More recently, to inspire Concord, Bundy wrote an open letter encouraging them in their attempt to counter support of bottled water, most of which has been manufactured through marketing by the multi-million-dollar bottled-water industry. However, the open letter came out before Massachusetts State Attorney General Martha Coakley rejected Concord’s proposed ban on bottled water, claiming that the ban “does not come within the attorney general’s limited review authority.”
In short, controversy abounds on the steam-gathering trend of Bundanooning, which the Australians claim in their letter is becoming increasingly popular. In response to Martha Coakley’s denial, Boston.com reports that the town will rally and re-think their anti-bottled-water strategy, putting the movement in bureaucratic language – like the beginning of Kafka’s many nightmares. Jean Hill, the 82 year-old Concord resident, is the figure behind the movement, and is learning the hard way what it is to go up against the State, and even worse, the Industry (who has already threatened to sue if the movement goes into effect.)
The people of Bundy accomplished the ban by doing it in a more proletarian way: giving up bottled water voluntarily.

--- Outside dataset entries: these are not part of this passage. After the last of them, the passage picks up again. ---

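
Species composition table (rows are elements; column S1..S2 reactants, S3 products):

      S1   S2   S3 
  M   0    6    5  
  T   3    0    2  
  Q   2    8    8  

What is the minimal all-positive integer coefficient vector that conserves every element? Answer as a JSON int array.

M: 4·0+5·6 = 30 | 6·5 = 30
T: 4·3+5·0 = 12 | 6·2 = 12
Q: 4·2+5·8 = 48 | 6·8 = 48
gcd(4,5,6) = 1

Coefficients: [4, 5, 6]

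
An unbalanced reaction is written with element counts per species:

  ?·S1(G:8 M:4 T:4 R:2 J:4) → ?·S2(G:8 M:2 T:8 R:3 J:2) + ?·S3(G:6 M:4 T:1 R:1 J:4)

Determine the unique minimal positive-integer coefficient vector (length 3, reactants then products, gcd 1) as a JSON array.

G: 5·8 = 40 | 2·8+4·6 = 40
M: 5·4 = 20 | 2·2+4·4 = 20
T: 5·4 = 20 | 2·8+4·1 = 20
R: 5·2 = 10 | 2·3+4·1 = 10
J: 5·4 = 20 | 2·2+4·4 = 20
gcd(5,2,4) = 1

Coefficients: [5, 2, 4]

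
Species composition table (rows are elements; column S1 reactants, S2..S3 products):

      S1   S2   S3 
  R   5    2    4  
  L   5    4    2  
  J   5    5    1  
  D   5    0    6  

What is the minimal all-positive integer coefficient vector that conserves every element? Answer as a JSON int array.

Coefficients: [6, 5, 5]

R: 6·5 = 30 | 5·2+5·4 = 30
L: 6·5 = 30 | 5·4+5·2 = 30
J: 6·5 = 30 | 5·5+5·1 = 30
D: 6·5 = 30 | 5·0+5·6 = 30
gcd(6,5,5) = 1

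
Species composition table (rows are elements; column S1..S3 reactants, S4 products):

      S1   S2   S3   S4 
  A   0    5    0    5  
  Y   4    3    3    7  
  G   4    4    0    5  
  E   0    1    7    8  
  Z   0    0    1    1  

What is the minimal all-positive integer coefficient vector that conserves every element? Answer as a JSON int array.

Coefficients: [1, 4, 4, 4]

A: 1·0+4·5+4·0 = 20 | 4·5 = 20
Y: 1·4+4·3+4·3 = 28 | 4·7 = 28
G: 1·4+4·4+4·0 = 20 | 4·5 = 20
E: 1·0+4·1+4·7 = 32 | 4·8 = 32
Z: 1·0+4·0+4·1 = 4 | 4·1 = 4
gcd(1,4,4,4) = 1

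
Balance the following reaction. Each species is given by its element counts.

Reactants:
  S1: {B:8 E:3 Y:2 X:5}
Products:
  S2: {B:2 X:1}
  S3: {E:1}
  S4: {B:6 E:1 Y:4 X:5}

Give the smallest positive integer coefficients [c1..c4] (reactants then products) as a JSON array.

B: 2·8 = 16 | 5·2+5·0+1·6 = 16
E: 2·3 = 6 | 5·0+5·1+1·1 = 6
Y: 2·2 = 4 | 5·0+5·0+1·4 = 4
X: 2·5 = 10 | 5·1+5·0+1·5 = 10
gcd(2,5,5,1) = 1

Coefficients: [2, 5, 5, 1]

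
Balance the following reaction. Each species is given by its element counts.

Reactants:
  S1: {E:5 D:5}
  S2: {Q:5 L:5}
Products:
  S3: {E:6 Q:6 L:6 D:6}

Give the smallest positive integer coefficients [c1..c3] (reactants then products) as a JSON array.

Coefficients: [6, 6, 5]

E: 6·5+6·0 = 30 | 5·6 = 30
Q: 6·0+6·5 = 30 | 5·6 = 30
L: 6·0+6·5 = 30 | 5·6 = 30
D: 6·5+6·0 = 30 | 5·6 = 30
gcd(6,6,5) = 1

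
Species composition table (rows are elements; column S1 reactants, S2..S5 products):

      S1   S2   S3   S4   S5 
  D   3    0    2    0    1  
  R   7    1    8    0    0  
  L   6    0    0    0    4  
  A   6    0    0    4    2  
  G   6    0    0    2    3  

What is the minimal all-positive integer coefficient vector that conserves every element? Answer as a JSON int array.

D: 4·3 = 12 | 4·0+3·2+3·0+6·1 = 12
R: 4·7 = 28 | 4·1+3·8+3·0+6·0 = 28
L: 4·6 = 24 | 4·0+3·0+3·0+6·4 = 24
A: 4·6 = 24 | 4·0+3·0+3·4+6·2 = 24
G: 4·6 = 24 | 4·0+3·0+3·2+6·3 = 24
gcd(4,4,3,3,6) = 1

Coefficients: [4, 4, 3, 3, 6]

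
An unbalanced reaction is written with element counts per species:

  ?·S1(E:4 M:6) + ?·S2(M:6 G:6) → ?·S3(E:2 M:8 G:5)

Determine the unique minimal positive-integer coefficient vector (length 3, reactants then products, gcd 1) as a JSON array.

Coefficients: [3, 5, 6]

E: 3·4+5·0 = 12 | 6·2 = 12
M: 3·6+5·6 = 48 | 6·8 = 48
G: 3·0+5·6 = 30 | 6·5 = 30
gcd(3,5,6) = 1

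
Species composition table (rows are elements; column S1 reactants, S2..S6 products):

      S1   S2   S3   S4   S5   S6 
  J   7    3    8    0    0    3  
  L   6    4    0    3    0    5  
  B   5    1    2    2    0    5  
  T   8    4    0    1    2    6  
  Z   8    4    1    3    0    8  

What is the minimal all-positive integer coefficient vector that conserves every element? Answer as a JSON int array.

J: 4·7 = 28 | 2·3+2·8+2·0+5·0+2·3 = 28
L: 4·6 = 24 | 2·4+2·0+2·3+5·0+2·5 = 24
B: 4·5 = 20 | 2·1+2·2+2·2+5·0+2·5 = 20
T: 4·8 = 32 | 2·4+2·0+2·1+5·2+2·6 = 32
Z: 4·8 = 32 | 2·4+2·1+2·3+5·0+2·8 = 32
gcd(4,2,2,2,5,2) = 1

Coefficients: [4, 2, 2, 2, 5, 2]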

But until the millions and millions of people, who were initially convinced that bottled water is a good idea, can be educated and taught otherwise, other cities will have to (and currently do) try other tactics to counter the industry push, which is equal parts false advertising and environmental destruction. San Francisco, Seattle, and Chicago have already made movements, and others are attempting to follow.
We wishConcord good luck, and if/when the law goes into true effect, it may be yet another move toward a healthier Earth.